New York Times columnists Michelle Cottle, Jamelle Bouie and James French could not fathom the disconnect between Republicans who watching their fortunes sink in November and their fealty to the man determined to sink them.
The argument on Saturday touched upon the puzzling determination of House and Senate GOP to press for the unpassable SAVE Act — and their willingness to deep-six other legislation in a bid to support it for the favor of President Donald Trump.
“This is Trump’s obsession,” said Bouie. “… [Trump] is still incredibly bitter about the 2020 election. He still complains about not winning the popular vote in the 2016 election. It’s like a fundamental injury to his ego that he has lost an election and he blames everything but himself.

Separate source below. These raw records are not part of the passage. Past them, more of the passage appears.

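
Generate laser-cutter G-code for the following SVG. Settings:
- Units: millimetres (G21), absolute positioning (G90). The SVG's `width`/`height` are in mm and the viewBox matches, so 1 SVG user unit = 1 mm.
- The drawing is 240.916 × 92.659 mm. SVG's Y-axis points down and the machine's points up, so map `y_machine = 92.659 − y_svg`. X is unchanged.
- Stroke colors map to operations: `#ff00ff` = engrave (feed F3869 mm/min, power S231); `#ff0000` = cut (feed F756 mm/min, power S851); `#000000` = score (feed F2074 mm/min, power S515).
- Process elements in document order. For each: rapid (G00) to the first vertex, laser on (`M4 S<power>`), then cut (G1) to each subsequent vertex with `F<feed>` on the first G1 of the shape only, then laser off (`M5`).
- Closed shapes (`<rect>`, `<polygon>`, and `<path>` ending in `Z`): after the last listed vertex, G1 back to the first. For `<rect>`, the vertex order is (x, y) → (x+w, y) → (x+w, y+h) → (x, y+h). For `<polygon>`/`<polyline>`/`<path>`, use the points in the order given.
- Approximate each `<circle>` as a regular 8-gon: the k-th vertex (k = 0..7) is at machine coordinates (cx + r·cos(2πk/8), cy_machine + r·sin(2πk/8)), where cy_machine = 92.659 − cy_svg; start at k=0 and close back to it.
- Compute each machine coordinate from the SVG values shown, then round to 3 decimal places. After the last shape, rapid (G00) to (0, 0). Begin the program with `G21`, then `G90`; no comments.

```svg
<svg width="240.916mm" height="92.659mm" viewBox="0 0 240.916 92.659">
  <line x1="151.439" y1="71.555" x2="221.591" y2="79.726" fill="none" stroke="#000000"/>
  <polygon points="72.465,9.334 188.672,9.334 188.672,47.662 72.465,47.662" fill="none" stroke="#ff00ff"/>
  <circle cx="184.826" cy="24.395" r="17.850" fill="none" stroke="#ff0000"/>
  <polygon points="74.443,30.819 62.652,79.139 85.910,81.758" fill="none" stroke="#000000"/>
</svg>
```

G21
G90
G00 X151.439 Y21.104
M4 S515
G1 X221.591 Y12.933 F2074
M5
G00 X72.465 Y83.325
M4 S231
G1 X188.672 Y83.325 F3869
G1 X188.672 Y44.997
G1 X72.465 Y44.997
G1 X72.465 Y83.325
M5
G00 X202.676 Y68.264
M4 S851
G1 X197.448 Y80.886 F756
G1 X184.826 Y86.114
G1 X172.204 Y80.886
G1 X166.976 Y68.264
G1 X172.204 Y55.642
G1 X184.826 Y50.414
G1 X197.448 Y55.642
G1 X202.676 Y68.264
M5
G00 X74.443 Y61.840
M4 S515
G1 X62.652 Y13.520 F2074
G1 X85.910 Y10.901
G1 X74.443 Y61.840
M5
G00 X0.000 Y0.000

viewBox `0 0 240.916 92.659` with mm width/height → 1 unit = 1 mm. Flip: y_m = 92.659 − y_svg.

**Shape 1** — `<line>` line segment, stroke `#000000` → score (S515, F2074). Machine vertices: (151.439,21.104) → (221.591,12.933). Open path.

**Shape 2** — `<polygon>` rectangle, stroke `#ff00ff` → engrave (S231, F3869). Machine vertices: (72.465,83.325) → (188.672,83.325) → (188.672,44.997) → (72.465,44.997) → (72.465,83.325). Closed: final G1 returns to the first vertex.

**Shape 3** — `<circle>` circle, stroke `#ff0000` → cut (S851, F756). Machine vertices: (202.676,68.264) → (197.448,80.886) → (184.826,86.114) → (172.204,80.886) → (166.976,68.264) → (172.204,55.642) → (184.826,50.414) → (197.448,55.642) → (202.676,68.264). Closed: final G1 returns to the first vertex.

**Shape 4** — `<polygon>` closed polygon, stroke `#000000` → score (S515, F2074). Machine vertices: (74.443,61.840) → (62.652,13.520) → (85.910,10.901) → (74.443,61.840). Closed: final G1 returns to the first vertex.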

And so, it’s his personal obsession. And the Republican Party, as it exists, has built itself around satisfying this guy’s ego demands. … [T]he muscle of opposing the president on one of his priorities is just something they’ve never exercised.”
But by pursuing the unpopular act, which could prevent many young people and women from voting, they’re going to “waste floor time on the Senate” with other bills waiting and a war underway.
“They might want to eat up floor time talking about that, debating that, dealing with legislation with that. But the president wants it and he is pouting and holding his breath, and stomping his feet. And so, they’re going to humor him,” Bouie said.
Cottle said she lives in D.C. and feels the compulsion to “just go down and stand on the Capitol steps, waiting for the Republican lawmakers to come through and just start screaming: ‘He’s not on the ballot, he’s not going to pay for this. But you guys are really risking getting your b---- thumped this year.’
“[Trump] can get away with things, even when he is on the ballot, that this team cannot — his team does not do that well when they are answering for what he has been doing,” said Cottle. “Everything we’re looking at with the midterms suggests that they are in trouble, and he’s not making it better. I mean, a war in Iran is definitely not what people signed up for, much less all of this weird conspiracy mongering and clinging to 2020.”
“The generic ballot right now for Republicans is devastating,” said Bouie. “The Democrats are up plus eight, plus nine of the generic ballot. Even if the Iran war was not causing a global energy spike, the cost of energy going up, it would be an anchor on the president, on the Republican Party. … [I]t could be a total collapse. And I do not understand — I just cannot get into the psychology of a Republican lawmaker who looks at the objective political conditions of this year and says to themselves, ‘I’m going to hug the president even closer.’ It makes no sense.”